Yes, seeing higher numbers of diversity in regards to LGBT characters is nice. And I love seeing a rise in minorities taking on lead roles, and female characters playing more than just "the wife." Those changes are absolutely deemed as successes! However, the thing that really stood out about the television shows of 2015 is that the content actually felt more real. Because, while it's important for television to include all types of people, it's also more important that those characters being represented actually act like real people. And, in 2015, it definitely seems as if that shift is happening. Whether it be an increase in diversity, a brand-new unique perspective, or even content that's directly pointing out the flaws in television, 2015 was an amazing year. And here are the shows that made it so game-changing.
1. Master of None
Aziz Ansari looked Hollywood right in the face and pointed out all of their flaws with his brand-new show on Netflix.
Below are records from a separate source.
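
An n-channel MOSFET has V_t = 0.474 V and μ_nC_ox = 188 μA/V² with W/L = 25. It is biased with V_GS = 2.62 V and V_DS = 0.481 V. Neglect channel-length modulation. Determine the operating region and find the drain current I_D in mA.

k_n = μ_nC_ox · (W/L) = 4.7 mA/V².
V_ov = V_GS − V_t = 2.62 − 0.474 = 2.15 V.
Since V_DS = 0.481 V < V_ov = 2.15 V, the device is in the triode region.
I_D = k_n [V_ov · V_DS − ½ V_DS²] = 4.7 × [2.15 × 0.481 − 0.5 × 0.481²] = 4.31 mA.

Triode; I_D = 4.31 mA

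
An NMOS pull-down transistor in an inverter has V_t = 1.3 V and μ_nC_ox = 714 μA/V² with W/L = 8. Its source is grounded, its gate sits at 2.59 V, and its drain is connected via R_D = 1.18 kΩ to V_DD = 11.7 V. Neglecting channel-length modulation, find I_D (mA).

V_GS = V_G = 2.59 V, so V_ov = 2.59 − 1.3 = 1.29 V.
k_n = μ_nC_ox · (W/L) = 5.712 mA/V².
Assume saturation: I_D = ½ k_n V_ov² = 0.5 × 5.712 × 1.29² = 4.75 mA, giving V_DS = V_DD − I_D R_D = 11.7 − 4.75 × 1.18 = 6.09 V.
V_DS = 6.09 V ≥ V_ov = 1.29 V, confirming saturation.

I_D = 4.75 mA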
Not only was there an entire episode devoted to the lack of diversity and "real" characters on television — titled "Indians on TV" — but the show also completely ignores the need for any male character to be "masculine." The show not only directly exposes Hollywood's flaws, but also takes one giant stride in the right direction for the future of television.
2. Jessica Jones
Yes, Jessica Jones is yet another Marvel television show hitting Netflix, but what made this show so completely unique is that Jessica is not your average superhero. Not only does the show feature a female-led storyline with multiple strong female supporting characters, but, as of right now, the superhero at its forefront doesn't go around in spandex saving the city. And what exactly is she fighting for? The right for consent. She lives as a former victim of mind control and as a victim of rape, and constantly tries to help other victims see that neither thing was their fault. This show is nothing less than empowering for women as a whole and for women going through such serious issues.
OK, so DC Comics' own female superhero might not seem like a huge stride in television to you just yet. But, here's why she is: Supergirl follows a female superhero on network television. While still sporting the typical superheroine attire, this girl is not all about cleavage and being a guy's ultimate "dream girl." This Supergirl is a real person. She's quirky, relatable, and all-around normal. She's setting an example for strong female-led television shows to come.
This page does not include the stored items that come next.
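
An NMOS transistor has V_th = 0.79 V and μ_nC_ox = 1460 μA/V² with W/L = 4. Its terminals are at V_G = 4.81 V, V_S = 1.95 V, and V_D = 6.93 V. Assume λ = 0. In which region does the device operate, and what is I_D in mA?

Saturation; I_D = 12.5 mA

V_GS = V_G − V_S = 4.81 − 1.95 = 2.86 V; V_DS = V_D − V_S = 6.93 − 1.95 = 4.98 V.
k_n = μ_nC_ox · (W/L) = 5.84 mA/V².
V_ov = V_GS − V_th = 2.86 − 0.79 = 2.07 V.
Since V_DS = 4.98 V ≥ V_ov = 2.07 V, the device is in saturation.
I_D = ½ k_n V_ov² = 0.5 × 5.84 × 2.07² = 12.5 mA.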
2015 started out with a bang when Empire started on FOX. The hit-show not only features an almost all-black cast, but it's not produced by Shonda Rhimes — who is often the only one credited with bringing female-led, diverse casts to network television. Instead, this show is breaking down African-American stereotypes and surprising people at every turn with its ratings compared to other network shows. Empire has also managed to score itself Emmy nominations earlier this year and multiple Golden Globe nods.
5. Fresh Off The Boat
Master of None and Empire weren't the only shows getting real about their diverse casts in 2015. Earlier this year, a network comedy based off of the true story of Eddie Huang also hit television in the form of Fresh Off The Boat. The show tells a story about a Taiwanese family that moved to America in the '90s and faces everything from stereotypes to your everyday problems of entering a new community. It garners not only laughs, but eye-opening reactions from an audience who has never seen a show quite like this one ever before.
6. Mr. Robot
When you first hear that Mr. Robot is a show about a hacker, you might think it's going to be another implausible cliche about exactly what hackers are capable of. However, this USA Network show is so much more than you may think. Mr. Robot features diversity, and a brand-new look at how your "typical hacker" might be — without any of the stereotypes.
These shows are so groundbreaking that I can't imagine we would have had any of them a year ago, so they certainly deserve a round of applause. Diversity on television might be an uphill battle we're fighting, but, slowly but surely, a victory is bound to come.